Majority of Android Phones Are SoL When It Comes To OS Updates

When it comes to Android vs. Apple iOS comparisons, fans of the small green machine have a lot of ammunition they can lob at Apple. Devices tend to be more expensive, other phones often offer more advanced features late in the iPhone's upgrade cycle, and Android phones often have microSD slots for expandable storage.

A recent investigation into long-term device support has shone a spotlight on one area where Apple products leave the Android equivalents eating dust: software updates. The situation is honestly worse than we suspected when we alluded to device manufacturers' being entirely focused on short-term profits and quick phone launches. All of the Apple hardware currently for sale, including the nearly 2.5 year-old iPhone 3GS, supports the latest iOS version, iOS 5. The iPhone 3G, now over three years old, received its last OS update (4.2.1) less than a year ago.


The Nexus One has the best Android track record--and even it can't run Ice Cream Sandwich

The Android situation is much worse. The survey at theunderstatement tracks 18 Android phones, all of which had a launch price of at least $100, with the majority in the $180-$230 price range. Of the 18 phones tracked, 10 of them were at least two major Android versions behind within their two year contract period, 11 were updated for less than a year, 15 don't support the nearly year-old Gingerbread OS, and 16 of the 18 will never be updated to ICS.
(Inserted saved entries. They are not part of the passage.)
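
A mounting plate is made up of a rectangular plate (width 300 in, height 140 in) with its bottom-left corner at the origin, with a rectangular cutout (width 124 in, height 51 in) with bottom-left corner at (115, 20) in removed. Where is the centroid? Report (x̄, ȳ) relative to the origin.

x̄ = 145.21 in, ȳ = 74.34 in

Part | A | x̄ᵢ | ȳᵢ | A·x̄ᵢ | A·ȳᵢ
plate | 42000.00 | 150.00 | 70.00 | 6300000.00 | 2940000.00
hole | -6324.00 | 177.00 | 45.50 | -1119348.00 | -287742.00
Σ | 35676.00 |  |  | 5180652.00 | 2652258.00
x̄ = 5180652.00 / 35676.00 = 145.21 in
ȳ = 2652258.00 / 35676.00 = 74.34 in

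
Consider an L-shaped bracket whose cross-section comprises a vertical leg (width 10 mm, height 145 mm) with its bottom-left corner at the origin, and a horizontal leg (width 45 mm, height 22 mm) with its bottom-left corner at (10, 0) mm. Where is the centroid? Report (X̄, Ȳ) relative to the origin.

X̄ = 16.16 mm, Ȳ = 47.55 mm

vertical leg: A = 10 × 145 = 1450.00, centroid at (5.00, 72.50).
horizontal leg: A = 45 × 22 = 990.00, centroid at (32.50, 11.00).
ΣA = 2440.00 mm², ΣAX̄ = 39425.00 mm³, ΣAȲ = 116015.00 mm³.
X̄ = 39425.00/2440.00 = 16.16 mm; Ȳ = 116015.00/2440.00 = 47.55 mm.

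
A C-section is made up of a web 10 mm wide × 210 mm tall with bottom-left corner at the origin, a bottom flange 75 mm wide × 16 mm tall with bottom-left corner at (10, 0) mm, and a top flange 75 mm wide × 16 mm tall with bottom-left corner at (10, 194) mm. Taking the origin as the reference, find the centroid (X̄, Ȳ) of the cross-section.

X̄ = 27.67 mm, Ȳ = 105.00 mm

web: A = 10 × 210 = 2100.00, centroid at (5.00, 105.00).
bottom flange: A = 75 × 16 = 1200.00, centroid at (47.50, 8.00).
top flange: A = 75 × 16 = 1200.00, centroid at (47.50, 202.00).
ΣA = 4500.00 mm²
ΣAX̄ = (2100.00)(5.00) + (1200.00)(47.50) + (1200.00)(47.50) = 124500.00 mm³
ΣAȲ = (2100.00)(105.00) + (1200.00)(8.00) + (1200.00)(202.00) = 472500.00 mm³
X̄ = 124500.00 / 4500.00 = 27.67 mm
Ȳ = 472500.00 / 4500.00 = 105.00 mm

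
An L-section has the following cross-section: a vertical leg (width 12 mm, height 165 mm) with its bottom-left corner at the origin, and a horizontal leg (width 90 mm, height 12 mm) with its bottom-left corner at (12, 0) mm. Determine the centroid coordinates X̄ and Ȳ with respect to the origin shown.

vertical leg: A = 12 × 165 = 1980.00, centroid at (6.00, 82.50).
horizontal leg: A = 90 × 12 = 1080.00, centroid at (57.00, 6.00).
ΣA = 3060.00 mm², ΣAX̄ = 73440.00 mm³, ΣAȲ = 169830.00 mm³.
X̄ = 73440.00/3060.00 = 24.00 mm; Ȳ = 169830.00/3060.00 = 55.50 mm.

X̄ = 24.00 mm, Ȳ = 55.50 mm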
The only Android phone with an update record that even approaches Apple's is HTC's Nexus One, though the HTC Evo 4G and the Droid Incredible aren't too badly off. Motorola is easily the worst provider on the list with multiple devices now at least three Android versions behind. The chart is striking because, as the author notes, nearly all of the owners of all the devices are still under contract. Phones specifically advertised as "built to last" fare no better than the others.

Carriers have good reason to avoid OS updates, if they can—pushing out a new OS means dealing with the customers whose phones don't update properly, or who lose app functionality. Apple's strict control of the iOS infrastructure helps to simplify the update process. Given the laundry list of bugs most phones ship with, it's not always clear that the carriers are capable of fixing the shipping software, much less pushing out a new version.

The flip side to all of this, however, is that paying customers have a right to expect prompt service and promised features. "Because we're really terrible at providing updates" isn't a valid reason not to do, and the fire-and-forget nature of the smartphone business could have significant negative consequences down the road. Security flaws in old versions of Android could expose millions of customers still using devices a carrier never figured out how to update effectively.

More to the point, it illustrates a fundamental difference between how Apple treats the iPhone versus how the carriers think of their devices. The 'service' section of a service contract should apply to more than a right to use the network. What's the point of having a computer in one's pocket if you can't update it?